Sicherheitsrat diskutiert Friedenstruppe
Angesichts der ausufernden Gewalt mahnte der Weltsicherheitsrat am Montag die Respektierung der libanesischen Souveränität an. Die Umsetzung der 2004 verabschiedeten UN-Resolution 1559 sei entscheidend, sagte der französische UN-Botschafter Jean-Marc de La Sablière vor Journalisten. Die Resolution sehe unter anderem die volle Autorität der libanesischen Regierung über ihr Territorium, die Entwaffnung der Hisbollah-Miliz und das Ende der Gewalt entlang der Grenze zu Israel vor, so Sablière.
"Im Sicherheitsrat besteht die Bereitschaft, an einer dauerhaften, zukunftsfähigen Lösung für den Nahen Osten zu arbeiten", sagte der französische Diplomat und derzeitige Vorsitzende des Sicherheitsrats. Zu der Bildung einer UN-Friedenstruppe im Nahen Osten, wie sie am Wochenende von UN-Generalsekretär Kofi Annan beim G8-Gipfel in St. Petersburg vorgeschlagen worden war, sagte Sablière, der UN-Sicherheitsrat brauche dazu noch mehr Informationen. Bisher sei die Bildung einer internationalen Truppe nur eine Idee.

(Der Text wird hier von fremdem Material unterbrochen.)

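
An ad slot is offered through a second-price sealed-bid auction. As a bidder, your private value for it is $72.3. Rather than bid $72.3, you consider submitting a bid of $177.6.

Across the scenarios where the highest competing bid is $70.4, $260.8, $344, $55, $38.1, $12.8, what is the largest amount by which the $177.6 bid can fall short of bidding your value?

$0

$70.4: same outcome either way → loss $0.
$260.8: same outcome either way → loss $0.
$344: same outcome either way → loss $0.
$55: same outcome either way → loss $0.
$38.1: same outcome either way → loss $0.
$12.8: same outcome either way → loss $0.
Maximum loss: $0.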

Libanon enttäuscht vom Sicherheitsrat
Der diplomatische Vertreter Libanons bei den UN, Nouhad Mahmoud, zeigte sich erneut enttäuscht über das Schweigen des Sicherheitsrats zu den israelischen Bombenangriffen. "Diese Gewalt ist zwecklos und absurd. Es gibt keine Lösung durch Zerstörung", sagte der Diplomat. Er sehe nicht, wie die Zerstörung eines ganzen Landes einen Konflikt lösen könne.
Der Iran kündigte an, "umfassende Pläne" zur Lösung der Krise unterstützen zu wollen. Solche Lösungswege müssten aber "die legitimen Forderungen des (libanesischen) Volkes und des Widerstandes (der Hisbollah) berücksichtigen", sagte Außenminister Manuchehr Mottaki am frühen Dienstagmorgen in Teheran nach seiner Rückkehr aus Syrien, wo er auch mit Präsident Bashar Assad zusammengetroffen war. Der Iran stehe mit "verschiedenen Parteien" in Verbindung, um eine "angemessene Vorgehensweise" bei der Lösung der Krise zu finden. Dabei müsse auch eine "Waffenruhe und der Austausch von Geiseln mit Israel in Betracht gezogen werden".
Rice will in den Nahen Osten reisen
Nach Angaben der US-Regierung wird Außenministerin Condoleezza Rice in den Nahen Osten reisen, um zu helfen, den Konflikt zu entschärfen. US-Außenamtssprecher Sean McCormack nannte am Montag jedoch keinen konkreten Zeitpunkt für die Reise. Rice wolle sich erst von einem UN-Team unterrichten lassen, das zurzeit die Lage vor Ort einschätzt, sagte McCormack. Ziel der Reise werde es sein, eine "dauerhafte Einstellung der Gewalt" zu erreichen.